そんな心配もヨソに、リハーサルは始まった。

今日は衣装ナシの、音響と曲順、曲間確認。ダンスもないし、今日は立ち位置を見て、スタッフがどのように動けばいいのか、少しずつ見ていく。


正面のメインステージから、真っ直ぐ伸びた花道を歩く。
俺たちの側を同じようにスタッフが歩き、その秒数を確認する。

堂本と笹本が、何かを話しているのが横目に見えた。笹本は必死で紙に何かを書き込んでいる。
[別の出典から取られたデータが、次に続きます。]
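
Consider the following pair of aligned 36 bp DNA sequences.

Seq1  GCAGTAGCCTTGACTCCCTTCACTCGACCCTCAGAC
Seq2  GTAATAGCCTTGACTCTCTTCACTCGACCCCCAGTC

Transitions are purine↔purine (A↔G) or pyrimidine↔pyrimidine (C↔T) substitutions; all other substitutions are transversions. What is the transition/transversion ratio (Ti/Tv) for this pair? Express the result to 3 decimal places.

The sequences differ at positions 2 (C/T, transition), 4 (G/A, transition), 17 (C/T, transition), 31 (T/C, transition), 35 (A/T, transversion).
Of the 5 differences, 4 transitions and 1 transversion, so Ti/Tv = 4/1 = 4.000.

4.000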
「もう少しだけ早く歩くか。5秒くらいの違い。感覚つかんで。」

ステージ構成を担当してるスタッフが指示を出す。曲の流れで、どれくらいの時間でどう動けばいいか、どう移動すればいいか、決まっているものもある。
そうしたほうが、客に綺麗に見えるから。逆に、自由に動き回ってもいい曲もある。


何回か同じ部分を繰り返して、俺たちが感覚を掴んだ所で一旦休憩に入った。

「輝ー。水。」

メインステージに座り込んでいると、優太が水を持ってきた。

「さんきゅ。」

「ねえ輝、あの子さ、輝専属なの?」

「あ?」

水を飲みながら、優太の指差した先を見ると、笹本がいた。

「さあ、知らねえ。」

「ふーん、・・可愛い子だよね。」

「・・優太、お前興味あんのかよ。」

だとしたら、相当趣味悪くね?

「んー、興味はない。でも、一般人にしては可愛いなー、と思うだけ。」

「・・そうか?」

俺は首を傾げた。
まぁ確かに変な顔ではねえけど・・・。